Specifically, Clorox’ Kingford Charcoal brand (~10% of total company sales) declined ~20% in the month of March alone which, combined with a tougher comp led to a ~1.5% pt headwind to total company growth.

For Newell Rubbermaid Inc. (NYSE:NWL), a warmer spring bolstered Tools sales in the prior year, though as CEO Mike Polk stated, “you can’t do anything about it, so you have to overcome it” and did as Tools delivered +5.1% growth.

Similarly, Jarden also had a tough weather comp and faced a ~$10 million headwind this year from a slower/later start to baseball season, but still was able to grow +4% organically as other pieces of the portfolio picked up the slack. Lastly, though Estee Lauder did not specifically call out weather as a challenge this quarter, we can’t help but think there was some degree of weather induced slowness in U.S. department store sales as corroborated by overall retail & restaurant trends and prestige beauty industry data.
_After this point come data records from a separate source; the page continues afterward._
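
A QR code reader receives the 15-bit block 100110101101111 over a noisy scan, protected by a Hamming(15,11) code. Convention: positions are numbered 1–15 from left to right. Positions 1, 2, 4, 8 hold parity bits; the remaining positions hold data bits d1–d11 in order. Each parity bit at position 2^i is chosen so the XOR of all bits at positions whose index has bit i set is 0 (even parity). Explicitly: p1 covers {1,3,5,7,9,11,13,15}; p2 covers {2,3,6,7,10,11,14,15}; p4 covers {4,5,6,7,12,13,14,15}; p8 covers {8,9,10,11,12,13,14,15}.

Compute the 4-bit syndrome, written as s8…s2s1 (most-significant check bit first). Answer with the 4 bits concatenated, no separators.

s1 (pos 1,3,5,7,9,11,13,15): 1⊕0⊕1⊕1⊕1⊕0⊕1⊕1 = 0
s2 (pos 2,3,6,7,10,11,14,15): 0⊕0⊕0⊕1⊕1⊕0⊕1⊕1 = 0
s4 (pos 4,5,6,7,12,13,14,15): 1⊕1⊕0⊕1⊕1⊕1⊕1⊕1 = 1
s8 (pos 8,9,10,11,12,13,14,15): 0⊕1⊕1⊕0⊕1⊕1⊕1⊕1 = 0
Syndrome s8…s1 = 0100 → error at position 4.

0100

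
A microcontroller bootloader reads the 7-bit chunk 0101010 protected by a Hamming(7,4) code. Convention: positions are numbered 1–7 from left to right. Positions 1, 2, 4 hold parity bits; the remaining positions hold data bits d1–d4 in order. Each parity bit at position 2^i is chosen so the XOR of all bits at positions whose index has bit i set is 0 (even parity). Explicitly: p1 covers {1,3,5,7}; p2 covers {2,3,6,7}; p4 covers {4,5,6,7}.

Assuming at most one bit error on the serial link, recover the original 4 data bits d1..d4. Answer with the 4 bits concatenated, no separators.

s1 (pos 1,3,5,7): 0⊕0⊕0⊕0 = 0
s2 (pos 2,3,6,7): 1⊕0⊕1⊕0 = 0
s4 (pos 4,5,6,7): 1⊕0⊕1⊕0 = 0
Syndrome s4…s1 = 000 → no error.
Read data bits from positions 3,5,6,7: 0010

0010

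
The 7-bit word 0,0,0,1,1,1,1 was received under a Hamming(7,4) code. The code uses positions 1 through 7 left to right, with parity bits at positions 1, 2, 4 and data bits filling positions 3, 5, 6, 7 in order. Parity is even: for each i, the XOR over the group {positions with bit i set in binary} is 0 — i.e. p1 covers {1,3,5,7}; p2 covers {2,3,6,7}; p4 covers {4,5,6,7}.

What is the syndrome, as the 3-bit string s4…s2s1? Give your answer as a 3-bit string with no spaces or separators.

000

s1 (pos 1,3,5,7): 0⊕0⊕1⊕1 = 0
s2 (pos 2,3,6,7): 0⊕0⊕1⊕1 = 0
s4 (pos 4,5,6,7): 1⊕1⊕1⊕1 = 0
Syndrome s4…s1 = 000 → no error.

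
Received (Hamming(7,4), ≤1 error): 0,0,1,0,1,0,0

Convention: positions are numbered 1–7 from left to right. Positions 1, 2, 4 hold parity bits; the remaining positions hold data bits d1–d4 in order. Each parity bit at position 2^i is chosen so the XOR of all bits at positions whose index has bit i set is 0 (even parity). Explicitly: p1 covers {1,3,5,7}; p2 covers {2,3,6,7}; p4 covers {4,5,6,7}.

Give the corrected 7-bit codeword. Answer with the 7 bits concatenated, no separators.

0010110

s1 (pos 1,3,5,7): 0⊕1⊕1⊕0 = 0
s2 (pos 2,3,6,7): 0⊕1⊕0⊕0 = 1
s4 (pos 4,5,6,7): 0⊕1⊕0⊕0 = 1
Syndrome s4…s1 = 110 → error at position 6.
Flip position 6: 0010100 → 0010110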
What the leader had to say

With The Procter & Gamble Company (NYSE:PG) being the first and largest company to report this earnings season and discuss a slowdown in category growth in developed markets, the Street is concerned about whether or not this would prove to be an issue for the entire group as historically, The Procter & Gamble Company (NYSE:PG) has been prescient of macro trends (recall two years ago at CAGNY P&G discussed higher commodity costs before others). Importantly, though The Procter & Gamble Company (NYSE:PG) didn’t emphasize weaker category growth as the root cause of its revenue performance, as earnings season played out, we did hear others corroborate The Procter & Gamble Company (NYSE:PG)’s view on the external environment.

Soft category growth

The Clorox Co (NYSE:CLX)’s CEO Don Knauss mentioned that the U.S. categories in which the company competes declined -0.2% in the first quarter of 2013 compared to ~1.5-2.0% growth over the past year and a half, with January being dramatically stronger than February and March.
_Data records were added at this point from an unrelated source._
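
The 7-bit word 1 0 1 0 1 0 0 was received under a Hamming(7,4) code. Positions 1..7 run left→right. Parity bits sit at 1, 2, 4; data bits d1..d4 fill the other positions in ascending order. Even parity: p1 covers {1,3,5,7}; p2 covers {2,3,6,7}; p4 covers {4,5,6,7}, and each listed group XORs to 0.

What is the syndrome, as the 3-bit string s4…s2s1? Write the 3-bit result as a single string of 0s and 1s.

111

s1 (pos 1,3,5,7): 1⊕1⊕1⊕0 = 1
s2 (pos 2,3,6,7): 0⊕1⊕0⊕0 = 1
s4 (pos 4,5,6,7): 0⊕1⊕0⊕0 = 1
Syndrome s4…s1 = 111 → error at position 7.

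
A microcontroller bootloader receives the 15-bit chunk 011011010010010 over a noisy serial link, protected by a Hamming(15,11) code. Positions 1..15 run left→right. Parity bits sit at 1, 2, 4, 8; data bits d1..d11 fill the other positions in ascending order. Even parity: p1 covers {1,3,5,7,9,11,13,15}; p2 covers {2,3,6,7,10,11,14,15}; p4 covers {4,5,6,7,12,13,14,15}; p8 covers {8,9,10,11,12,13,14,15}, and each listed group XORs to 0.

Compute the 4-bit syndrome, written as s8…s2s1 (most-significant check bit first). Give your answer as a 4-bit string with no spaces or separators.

1111

s1 (pos 1,3,5,7,9,11,13,15): 0⊕1⊕1⊕0⊕0⊕1⊕0⊕0 = 1
s2 (pos 2,3,6,7,10,11,14,15): 1⊕1⊕1⊕0⊕0⊕1⊕1⊕0 = 1
s4 (pos 4,5,6,7,12,13,14,15): 0⊕1⊕1⊕0⊕0⊕0⊕1⊕0 = 1
s8 (pos 8,9,10,11,12,13,14,15): 1⊕0⊕0⊕1⊕0⊕0⊕1⊕0 = 1
Syndrome s8…s1 = 1111 → error at position 15.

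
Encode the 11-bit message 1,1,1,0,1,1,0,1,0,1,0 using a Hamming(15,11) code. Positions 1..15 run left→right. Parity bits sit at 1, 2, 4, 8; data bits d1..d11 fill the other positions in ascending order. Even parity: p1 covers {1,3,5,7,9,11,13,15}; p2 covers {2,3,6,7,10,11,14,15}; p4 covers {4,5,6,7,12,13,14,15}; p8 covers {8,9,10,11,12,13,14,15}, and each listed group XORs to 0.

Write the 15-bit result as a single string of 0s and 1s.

Place data at non-parity positions: p1 p2 1 p4 1 1 0 p8 1 1 0 1 0 1 0
p1 (pos 1,3,5,7,9,11,13,15): XOR of data positions = 1⊕1⊕0⊕1⊕0⊕0⊕0 = 1
p2 (pos 2,3,6,7,10,11,14,15): XOR of data positions = 1⊕1⊕0⊕1⊕0⊕1⊕0 = 0
p4 (pos 4,5,6,7,12,13,14,15): XOR of data positions = 1⊕1⊕0⊕1⊕0⊕1⊕0 = 0
p8 (pos 8,9,10,11,12,13,14,15): XOR of data positions = 1⊕1⊕0⊕1⊕0⊕1⊕0 = 0
Codeword: 101011001101010

101011001101010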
The Clorox Co (NYSE:CLX) took the view that issues impacting consumer confidence/behavior will prove temporary (reaction to payroll tax and late Spring). While category growth clearly decelerated in the quarter, looking ahead to the next 6-12 months, the company believes industry volumes should stabilize as pricing wanes. Importantly, The Clorox Co (NYSE:CLX)’s volumes did not decline to the same degree they did in fiscal 2009, which is the most recent prior period of pricing and inflation. Despite a slowdown in category growth, none of the companies discussed stepping up promotional activity to stimulate volumes; rather, the overwhelming majority spoke to innovation-driven growth.